I took it out afterwards and tested it out by engaging and disengaging the blades with no grass under it. Everything sounded good so I drove it around front and cut the front yard. It cut ok and didn't make any wierd noises. It's actually sounding the best it ever has since I've owned it. 

Now I just need to set the deck alignment and figure out what's binding the deck height adjustment lever. I can only get about 1" of down travel from the full up position. It didn't matter so much today as the grass had gotten so tall I needed to run it with the deck up high anyway.


----------



## wjjones (May 28, 2010)

Does yours have the height adjusment knob for presetting cut height?


----------



## GoMopar440 (Aug 12, 2011)

I'll have to look to see if it has the height adjuster knob. I didn't notice one on there before, but I wasn't looking for one either. 

I'd really like to find an owners manual for this thing for stuff like this. It doesn't have the standard LT/GT designation most people refer to for this body type, so I can only use the model # to find stuff for it.

However, snow has started falling so it's already been put away for the season. I'll work on the deck adjustments when I pull it out next spring. 

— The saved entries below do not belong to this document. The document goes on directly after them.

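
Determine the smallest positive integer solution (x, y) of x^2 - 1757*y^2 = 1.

First expand sqrt(1757) as a continued fraction. With x_i = (sqrt(1757) + m_i)/d_i and (m_0, d_0) = (0, 1): a_0 = floor(sqrt(1757)) = 41, since 41^2 = 1681 <= 1757 < 1764 = 42^2.
Iterate m_{i+1} = d_i*a_i - m_i, d_{i+1} = (1757 - m_{i+1}^2)/d_i, a_{i+1} = floor((a_0 + m_{i+1})/d_{i+1}):
  m_1 = 1*41 - 0 = 41, d_1 = (1757 - 41^2)/1 = 76/1 = 76, a_1 = floor((41 + 41)/76) = 1.
  m_2 = 76*1 - 41 = 35, d_2 = (1757 - 35^2)/76 = 532/76 = 7, a_2 = floor((41 + 35)/7) = 10.
  m_3 = 7*10 - 35 = 35, d_3 = (1757 - 35^2)/7 = 532/7 = 76, a_3 = floor((41 + 35)/76) = 1.
  m_4 = 76*1 - 35 = 41, d_4 = (1757 - 41^2)/76 = 76/76 = 1, a_4 = floor((41 + 41)/1) = 82.
  m_5 = 1*82 - 41 = 41, d_5 = (1757 - 41^2)/1 = 76/1 = 76: (m_5, d_5) = (m_1, d_1) = (41, 76), so from here the quotients repeat a_1, ..., a_4; the period length is 4.
So sqrt(1757) = [41; (1, 10, 1, 82)] with period length k = 4.
k is even, so the fundamental solution of x^2 - 1757y^2 = 1 is (p_{k-1}, q_{k-1}) = (p_3, q_3); compute convergents through index 3.
Convergents (p_i = a_i*p_{i-1} + p_{i-2}, q_i = a_i*q_{i-1} + q_{i-2} with p_{-2}=0, p_{-1}=1, q_{-2}=1, q_{-1}=0):
  i=0: a_0=41, p_0 = 41*1 + 0 = 41, q_0 = 41*0 + 1 = 1.
  i=1: a_1=1, p_1 = 1*41 + 1 = 42, q_1 = 1*1 + 0 = 1.
  i=2: a_2=10, p_2 = 10*42 + 41 = 461, q_2 = 10*1 + 1 = 11.
  i=3: a_3=1, p_3 = 1*461 + 42 = 503, q_3 = 1*11 + 1 = 12.
Check: 503^2 - 1757*12^2 = 253009 - 253008 = 1, so (x, y) = (503, 12) solves the equation, and by the theorem it is the least positive solution.

(x, y) = (503, 12)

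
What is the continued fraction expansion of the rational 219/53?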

Many thanks to those that offered tips to help me fix this.


----------



## wjjones (May 28, 2010)

You can use your model# to get the manual part# off searspartsdirect and then I bet you could find a manual on ebay, etc.. I am not sure if yours is the same , or not but mine says 1.5 to 4" on the cutting height. The manual says point blades forward for front to back adjustment, and point them to the side for side to side adjustment.. Measure from the blade tips cutting edge to the ground/ floor.


----------



## dangeroustoys56 (Jul 26, 2010)

I had to do that to my 99 weedeater tractor- most my stuff has bolt on brackets- while craftsman has the weld on ones - and of course since it was well beat, most the brackets had stress cracks.


I took some small pieces of steel and welded gussets and the brackets to the deck to help stabilize them and keep them from cracking again.


----------



## wjjones (May 28, 2010)

Yep the deck I bought recently had a broken bracket for the lift I got a shoppe to re-weld it, and while they where at it I got them to re-inforce the other brackets with some extra beefy welds..


----------